Health department administrator Paul Myers would not commit to announcing a peak for COVID-19 cases, but on Tuesday he told the Alachua County Board of County Commissioners (BOCC) that numbers are again moving in the right direction.
At Tuesday’s special meeting, Myers revealed that while the cumulative positivity rate for cases in Alachua County is 15.8 percent, state numbers released Friday show better numbers for the week of Aug. 20 to 26: 1,520 new cases with a positivity rate of 11.9 percent.
“While the positivity rate went down, we identified more cases,” Myers said. “And that’s because we did a lot more testing in Alachua County.”
Myers said the county administered 12,800 tests last week, leading to an overall rate of testing of 80 percent of the population in Alachua County since the start of the pandemic in March of 2019.
Myers said he was unable to verify the number of cumulative COVID-19 deaths, which was reported at 285 last week in Alachua County, because the Florida Department of Health (FDOH) “scrubbed the data” and he has no access to it.
When asked if he thought Alachua County was at its peak since the delta variant caused case numbers and hospitalization to rise rapidly, Myers struck a tone of cautious optimism.
“I’m not ready to say that we have hit our peak or plateaued,” he said. “It’s too early to tell, although the data is not getting any worse. The really good news is that some of the pressure is being taken off of hospitals and pediatric hospitalizations seem to be relenting a bit.”
Myers said that prior to the spring of 2021, one pediatric hospitalization was concerning, but as of Tuesday, there are 11 pediatric COVID-19 patients in the ICU.
“This is a disease that is certainly taking its toll on the younger population,” Myers said.

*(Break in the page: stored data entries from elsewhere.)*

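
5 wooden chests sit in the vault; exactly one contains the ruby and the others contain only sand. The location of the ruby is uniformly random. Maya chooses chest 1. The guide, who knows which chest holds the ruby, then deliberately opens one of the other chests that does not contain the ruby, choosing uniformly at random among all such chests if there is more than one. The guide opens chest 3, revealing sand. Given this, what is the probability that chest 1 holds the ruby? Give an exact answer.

Apply Bayes' rule, conditioning on where the ruby actually is.
If it is in chest 1 (prior 1/5): the guide has 4 equally likely choices, so probability 1/4; weight (1/5)·(1/4) = 1/20.
If it is in any of chests 2, 4, and 5 (prior 1/5 each): the guide has 3 equally likely choices, so probability 1/3; weight (1/5)·(1/3) = 1/15 each.
If it is in chest 3 (prior 1/5): the guide opened chest 3, so this case is ruled out; weight (1/5)·0 = 0.
The weights sum to 1/4.
So P(the ruby in chest 1 | the guide opened chest 3) = (1/20) / (1/4) = 1/5.

1/5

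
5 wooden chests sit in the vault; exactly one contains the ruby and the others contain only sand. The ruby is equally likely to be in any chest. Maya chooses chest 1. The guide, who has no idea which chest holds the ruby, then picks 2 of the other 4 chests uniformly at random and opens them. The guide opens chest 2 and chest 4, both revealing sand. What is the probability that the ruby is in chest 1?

1/3

Apply Bayes' rule, conditioning on where the ruby actually is.
If it is in any of chests 1, 3, and 5 (prior 1/5 each): the guide picks exactly this set with probability 1/6 regardless, and none is the prize; weight (1/5)·(1/6) = 1/30 each.
If it is in either of chests 2 and 4 (prior 1/5 each): that chest was opened and seen not to hold the prize — ruled out; weight (1/5)·0 = 0 each.
The weights sum to 1/10.
So P(the ruby in chest 1 | the guide opened chest 2 and chest 4) = (1/30) / (1/10) = 1/3.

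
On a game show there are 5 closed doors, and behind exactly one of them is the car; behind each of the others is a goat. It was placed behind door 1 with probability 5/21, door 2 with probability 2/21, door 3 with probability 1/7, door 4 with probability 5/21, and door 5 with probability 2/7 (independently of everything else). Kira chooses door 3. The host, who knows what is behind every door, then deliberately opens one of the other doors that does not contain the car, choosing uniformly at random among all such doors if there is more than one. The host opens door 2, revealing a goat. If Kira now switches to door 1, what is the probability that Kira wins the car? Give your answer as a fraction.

20/73

Condition on the true location of the car.
If it is behind either of doors 1 and 4 (prior 5/21 each): the host has 3 equally likely choices, so probability 1/3; weight (5/21)·(1/3) = 5/63 each.
If it is behind door 2 (prior 2/21): the host opened door 2, so this case is ruled out; weight (2/21)·0 = 0.
If it is behind door 3 (prior 1/7): the host has 4 equally likely choices, so probability 1/4; weight (1/7)·(1/4) = 1/28.
If it is behind door 5 (prior 2/7): the host has 3 equally likely choices, so probability 1/3; weight (2/7)·(1/3) = 2/21.
The weights sum to 73/252.
So P(the car behind door 1 | the host opened door 2) = (5/63) / (73/252) = 20/73.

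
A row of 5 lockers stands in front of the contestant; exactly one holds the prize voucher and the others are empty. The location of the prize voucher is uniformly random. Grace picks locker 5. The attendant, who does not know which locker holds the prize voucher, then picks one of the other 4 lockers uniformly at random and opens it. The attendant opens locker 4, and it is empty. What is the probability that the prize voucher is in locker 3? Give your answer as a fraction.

Because the attendant chose which locker to open without knowing where the prize voucher is, the choice is independent of the prize location. Learning that locker 4 does not hold the prize voucher simply rules out that one location and leaves the remaining 4 lockers still equally likely by symmetry.
So P(the prize voucher in locker 3) = 1/4.

1/4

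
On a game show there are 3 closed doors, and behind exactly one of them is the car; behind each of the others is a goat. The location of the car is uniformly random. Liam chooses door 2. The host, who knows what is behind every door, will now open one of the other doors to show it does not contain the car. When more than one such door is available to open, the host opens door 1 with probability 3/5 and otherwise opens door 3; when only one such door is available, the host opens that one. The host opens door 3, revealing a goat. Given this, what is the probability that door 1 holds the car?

Consider each possible location of the car in turn.
If it is behind door 1 (prior 1/3): only door 3 is available, probability 1; weight (1/3)·1 = 1/3.
If it is behind door 2 (prior 1/3): door 1 is available but not opened, probability 2/5; weight (1/3)·(2/5) = 2/15.
If it is behind door 3 (prior 1/3): the host opened door 3, so this case is ruled out; weight (1/3)·0 = 0.
The weights sum to 7/15.
So P(the car behind door 1 | the host opened door 3) = (1/3) / (7/15) = 5/7.

5/7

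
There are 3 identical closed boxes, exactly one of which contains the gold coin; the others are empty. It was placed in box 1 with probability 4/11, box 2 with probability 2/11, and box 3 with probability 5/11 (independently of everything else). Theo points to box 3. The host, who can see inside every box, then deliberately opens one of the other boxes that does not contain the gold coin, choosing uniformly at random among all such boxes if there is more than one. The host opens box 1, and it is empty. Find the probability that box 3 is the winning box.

5/9

Condition on the true location of the gold coin.
If it is in box 1 (prior 4/11): the host opened box 1, so this case is ruled out; weight (4/11)·0 = 0.
If it is in box 2 (prior 2/11): the host has no choice, probability 1; weight (2/11)·1 = 2/11.
If it is in box 3 (prior 5/11): the host has 2 equally likely choices, so probability 1/2; weight (5/11)·(1/2) = 5/22.
The weights sum to 9/22.
So P(the gold coin in box 3 | the host opened box 1) = (5/22) / (9/22) = 5/9.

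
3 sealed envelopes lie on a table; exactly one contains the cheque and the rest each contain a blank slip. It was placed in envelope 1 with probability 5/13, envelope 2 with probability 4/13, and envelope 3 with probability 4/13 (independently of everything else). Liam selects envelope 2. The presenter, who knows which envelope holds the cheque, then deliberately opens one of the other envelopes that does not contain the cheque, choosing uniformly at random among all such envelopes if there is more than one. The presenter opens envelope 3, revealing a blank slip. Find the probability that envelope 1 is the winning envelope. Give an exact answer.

5/7

Apply Bayes' rule, conditioning on where the cheque actually is.
If it is in envelope 1 (prior 5/13): the presenter has no choice, probability 1; weight (5/13)·1 = 5/13.
If it is in envelope 2 (prior 4/13): the presenter has 2 equally likely choices, so probability 1/2; weight (4/13)·(1/2) = 2/13.
If it is in envelope 3 (prior 4/13): the presenter opened envelope 3, so this case is ruled out; weight (4/13)·0 = 0.
The weights sum to 7/13.
So P(the cheque in envelope 1 | the presenter opened envelope 3) = (5/13) / (7/13) = 5/7.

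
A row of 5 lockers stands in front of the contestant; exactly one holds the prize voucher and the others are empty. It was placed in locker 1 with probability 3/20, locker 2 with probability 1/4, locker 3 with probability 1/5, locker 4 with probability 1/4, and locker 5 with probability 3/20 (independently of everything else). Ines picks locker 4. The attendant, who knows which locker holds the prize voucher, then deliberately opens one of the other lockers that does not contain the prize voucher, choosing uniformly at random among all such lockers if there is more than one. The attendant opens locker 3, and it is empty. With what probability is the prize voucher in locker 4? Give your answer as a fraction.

Apply Bayes' rule, conditioning on where the prize voucher actually is.
If it is in either of lockers 1 and 5 (prior 3/20 each): the attendant has 3 equally likely choices, so probability 1/3; weight (3/20)·(1/3) = 1/20 each.
If it is in locker 2 (prior 1/4): the attendant has 3 equally likely choices, so probability 1/3; weight (1/4)·(1/3) = 1/12.
If it is in locker 3 (prior 1/5): the attendant opened locker 3, so this case is ruled out; weight (1/5)·0 = 0.
If it is in locker 4 (prior 1/4): the attendant has 4 equally likely choices, so probability 1/4; weight (1/4)·(1/4) = 1/16.
The weights sum to 59/240.
So P(the prize voucher in locker 4 | the attendant opened locker 3) = (1/16) / (59/240) = 15/59.

15/59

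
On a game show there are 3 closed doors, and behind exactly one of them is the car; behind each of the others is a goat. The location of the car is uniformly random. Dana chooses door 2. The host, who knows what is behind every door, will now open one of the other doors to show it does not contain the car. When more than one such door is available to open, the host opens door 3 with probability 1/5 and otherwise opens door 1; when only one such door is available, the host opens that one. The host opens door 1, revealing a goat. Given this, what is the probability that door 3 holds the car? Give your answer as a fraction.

Condition on the true location of the car.
If it is behind door 1 (prior 1/3): the host opened door 1, so this case is ruled out; weight (1/3)·0 = 0.
If it is behind door 2 (prior 1/3): door 3 is available but not opened, probability 4/5; weight (1/3)·(4/5) = 4/15.
If it is behind door 3 (prior 1/3): only door 1 is available, probability 1; weight (1/3)·1 = 1/3.
The weights sum to 3/5.
So P(the car behind door 3 | the host opened door 1) = (1/3) / (3/5) = 5/9.

5/9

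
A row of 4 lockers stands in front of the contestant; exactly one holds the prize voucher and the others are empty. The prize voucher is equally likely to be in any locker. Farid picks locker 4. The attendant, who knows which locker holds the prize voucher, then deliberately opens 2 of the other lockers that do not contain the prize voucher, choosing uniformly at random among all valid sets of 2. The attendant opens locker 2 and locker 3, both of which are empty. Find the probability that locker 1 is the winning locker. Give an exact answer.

3/4

Condition on the true location of the prize voucher.
If it is in locker 1 (prior 1/4): the attendant has no choice, probability 1; weight (1/4)·1 = 1/4.
If it is in either of lockers 2 and 3 (prior 1/4 each): that locker was opened and seen not to hold the prize — ruled out; weight (1/4)·0 = 0 each.
If it is in locker 4 (prior 1/4): the attendant has 3 equally likely choices, so probability 1/3; weight (1/4)·(1/3) = 1/12.
The weights sum to 1/3.
So P(the prize voucher in locker 1 | the attendant opened locker 2 and locker 3) = (1/4) / (1/3) = 3/4.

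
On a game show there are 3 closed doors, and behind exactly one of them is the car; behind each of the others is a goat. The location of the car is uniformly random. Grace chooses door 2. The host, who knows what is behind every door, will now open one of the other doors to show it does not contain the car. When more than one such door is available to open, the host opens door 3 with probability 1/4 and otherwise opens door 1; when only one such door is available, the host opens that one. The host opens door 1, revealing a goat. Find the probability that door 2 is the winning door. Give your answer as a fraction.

3/7

Apply Bayes' rule, conditioning on where the car actually is.
If it is behind door 1 (prior 1/3): the host opened door 1, so this case is ruled out; weight (1/3)·0 = 0.
If it is behind door 2 (prior 1/3): door 3 is available but not opened, probability 3/4; weight (1/3)·(3/4) = 1/4.
If it is behind door 3 (prior 1/3): only door 1 is available, probability 1; weight (1/3)·1 = 1/3.
The weights sum to 7/12.
So P(the car behind door 2 | the host opened door 1) = (1/4) / (7/12) = 3/7.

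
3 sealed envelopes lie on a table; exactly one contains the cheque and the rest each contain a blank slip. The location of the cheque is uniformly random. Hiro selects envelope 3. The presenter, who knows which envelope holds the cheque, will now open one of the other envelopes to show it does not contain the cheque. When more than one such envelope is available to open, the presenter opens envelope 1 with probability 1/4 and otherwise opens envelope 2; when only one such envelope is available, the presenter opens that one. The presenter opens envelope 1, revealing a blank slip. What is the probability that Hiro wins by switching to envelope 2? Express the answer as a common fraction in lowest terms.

Condition on the true location of the cheque.
If it is in envelope 1 (prior 1/3): the presenter opened envelope 1, so this case is ruled out; weight (1/3)·0 = 0.
If it is in envelope 2 (prior 1/3): only envelope 1 is available, probability 1; weight (1/3)·1 = 1/3.
If it is in envelope 3 (prior 1/3): envelope 1 is available, opened with probability 1/4; weight (1/3)·(1/4) = 1/12.
The weights sum to 5/12.
So P(the cheque in envelope 2 | the presenter opened envelope 1) = (1/3) / (5/12) = 4/5.

4/5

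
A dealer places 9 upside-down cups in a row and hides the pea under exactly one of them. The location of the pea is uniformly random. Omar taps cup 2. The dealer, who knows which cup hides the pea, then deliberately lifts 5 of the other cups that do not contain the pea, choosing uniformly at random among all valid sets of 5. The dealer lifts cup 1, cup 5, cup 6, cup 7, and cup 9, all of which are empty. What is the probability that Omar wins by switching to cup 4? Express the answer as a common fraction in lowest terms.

Consider each possible location of the pea in turn.
If it is under any of cups 1, 5, 6, 7, and 9 (prior 1/9 each): that cup was opened and seen not to hold the prize — ruled out; weight (1/9)·0 = 0 each.
If it is under cup 2 (prior 1/9): the dealer has 56 equally likely choices, so probability 1/56; weight (1/9)·(1/56) = 1/504.
If it is under any of cups 3, 4, and 8 (prior 1/9 each): the dealer has 21 equally likely choices, so probability 1/21; weight (1/9)·(1/21) = 1/189 each.
The weights sum to 1/56.
So P(the pea under cup 4 | the dealer opened cup 1, cup 5, cup 6, cup 7, and cup 9) = (1/189) / (1/56) = 8/27.

8/27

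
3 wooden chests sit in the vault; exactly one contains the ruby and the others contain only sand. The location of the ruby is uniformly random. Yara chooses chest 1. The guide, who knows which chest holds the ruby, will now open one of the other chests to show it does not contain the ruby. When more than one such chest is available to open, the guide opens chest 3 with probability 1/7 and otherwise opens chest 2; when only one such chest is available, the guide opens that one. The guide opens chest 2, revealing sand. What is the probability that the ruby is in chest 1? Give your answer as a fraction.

6/13

Apply Bayes' rule, conditioning on where the ruby actually is.
If it is in chest 1 (prior 1/3): chest 3 is available but not opened, probability 6/7; weight (1/3)·(6/7) = 2/7.
If it is in chest 2 (prior 1/3): the guide opened chest 2, so this case is ruled out; weight (1/3)·0 = 0.
If it is in chest 3 (prior 1/3): only chest 2 is available, probability 1; weight (1/3)·1 = 1/3.
The weights sum to 13/21.
So P(the ruby in chest 1 | the guide opened chest 2) = (2/7) / (13/21) = 6/13.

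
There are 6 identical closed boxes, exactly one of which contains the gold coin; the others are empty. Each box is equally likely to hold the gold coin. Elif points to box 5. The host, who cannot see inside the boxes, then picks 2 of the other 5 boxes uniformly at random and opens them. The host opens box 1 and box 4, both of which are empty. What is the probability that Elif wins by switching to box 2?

1/4

Consider each possible location of the gold coin in turn.
If it is in either of boxes 1 and 4 (prior 1/6 each): that box was opened and seen not to hold the prize — ruled out; weight (1/6)·0 = 0 each.
If it is in any of boxes 2, 3, 5, and 6 (prior 1/6 each): the host picks exactly this set with probability 1/10 regardless, and none is the prize; weight (1/6)·(1/10) = 1/60 each.
The weights sum to 1/15.
So P(the gold coin in box 2 | the host opened box 1 and box 4) = (1/60) / (1/15) = 1/4.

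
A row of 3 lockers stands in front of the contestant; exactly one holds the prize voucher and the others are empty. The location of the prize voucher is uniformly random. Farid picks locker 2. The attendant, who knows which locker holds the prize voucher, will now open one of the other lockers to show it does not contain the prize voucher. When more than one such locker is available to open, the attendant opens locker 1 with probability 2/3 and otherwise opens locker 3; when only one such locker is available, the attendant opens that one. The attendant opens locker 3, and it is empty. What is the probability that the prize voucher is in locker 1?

Consider each possible location of the prize voucher in turn.
If it is in locker 1 (prior 1/3): only locker 3 is available, probability 1; weight (1/3)·1 = 1/3.
If it is in locker 2 (prior 1/3): locker 1 is available but not opened, probability 1/3; weight (1/3)·(1/3) = 1/9.
If it is in locker 3 (prior 1/3): the attendant opened locker 3, so this case is ruled out; weight (1/3)·0 = 0.
The weights sum to 4/9.
So P(the prize voucher in locker 1 | the attendant opened locker 3) = (1/3) / (4/9) = 3/4.

3/4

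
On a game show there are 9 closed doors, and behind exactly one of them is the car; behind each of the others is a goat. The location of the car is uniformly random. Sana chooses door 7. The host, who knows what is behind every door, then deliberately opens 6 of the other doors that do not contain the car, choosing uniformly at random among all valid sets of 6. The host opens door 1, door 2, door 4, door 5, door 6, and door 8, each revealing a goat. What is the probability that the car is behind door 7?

1/9

Consider each possible location of the car in turn.
If it is behind any of doors 1, 2, 4, 5, 6, and 8 (prior 1/9 each): that door was opened and seen not to hold the prize — ruled out; weight (1/9)·0 = 0 each.
If it is behind either of doors 3 and 9 (prior 1/9 each): the host has 7 equally likely choices, so probability 1/7; weight (1/9)·(1/7) = 1/63 each.
If it is behind door 7 (prior 1/9): the host has 28 equally likely choices, so probability 1/28; weight (1/9)·(1/28) = 1/252.
The weights sum to 1/28.
So P(the car behind door 7 | the host opened door 1, door 2, door 4, door 5, door 6, and door 8) = (1/252) / (1/28) = 1/9.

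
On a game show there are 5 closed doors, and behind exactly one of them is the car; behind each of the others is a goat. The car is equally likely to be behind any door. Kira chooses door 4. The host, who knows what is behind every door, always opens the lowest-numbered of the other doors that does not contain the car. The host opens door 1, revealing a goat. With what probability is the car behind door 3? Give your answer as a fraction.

1/4

Condition on the true location of the car.
If it is behind door 1 (prior 1/5): the host opened door 1, so this case is ruled out; weight (1/5)·0 = 0.
If it is behind any of doors 2, 3, 4, and 5 (prior 1/5 each): door 1 is the lowest-numbered option available, probability 1; weight (1/5)·1 = 1/5 each.
The weights sum to 4/5.
So P(the car behind door 3 | the host opened door 1) = (1/5) / (4/5) = 1/4.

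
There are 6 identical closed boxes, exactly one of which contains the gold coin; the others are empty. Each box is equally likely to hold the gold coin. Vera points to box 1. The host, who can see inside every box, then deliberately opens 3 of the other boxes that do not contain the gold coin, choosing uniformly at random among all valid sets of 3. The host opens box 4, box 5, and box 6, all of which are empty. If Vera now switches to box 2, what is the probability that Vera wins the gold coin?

Apply Bayes' rule, conditioning on where the gold coin actually is.
If it is in box 1 (prior 1/6): the host has 10 equally likely choices, so probability 1/10; weight (1/6)·(1/10) = 1/60.
If it is in either of boxes 2 and 3 (prior 1/6 each): the host has 4 equally likely choices, so probability 1/4; weight (1/6)·(1/4) = 1/24 each.
If it is in any of boxes 4, 5, and 6 (prior 1/6 each): that box was opened and seen not to hold the prize — ruled out; weight (1/6)·0 = 0 each.
The weights sum to 1/10.
So P(the gold coin in box 2 | the host opened box 4, box 5, and box 6) = (1/24) / (1/10) = 5/12.

5/12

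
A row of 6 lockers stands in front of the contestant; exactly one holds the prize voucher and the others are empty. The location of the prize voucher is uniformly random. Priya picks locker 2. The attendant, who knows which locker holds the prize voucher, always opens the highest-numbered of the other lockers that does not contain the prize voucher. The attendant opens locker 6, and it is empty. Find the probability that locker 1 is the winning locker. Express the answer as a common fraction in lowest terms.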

Myers attributed the drop in positivity to increased vaccinations, face mask use, the county’s emergency order, and vaccine incentive programs.
Currently, 66 percent of eligible Alachua County residents are fully vaccinated.
“Perhaps that $25 will convince people to take that next step,” he said, referring to the county’s vaccine incentive plan that pays residents $25 per COVID-19 vaccine shot, including the booster, starting Wednesday.
The BOCC voted unanimously to extend the state of emergency for another week and the short-term emergency order requiring face masks indoors at public places.
They added to the order that businesses are required to display face mask requirement signage. The county has a sign for businesses to download online. The county has a separate sign specific to bars and restaurants also available online.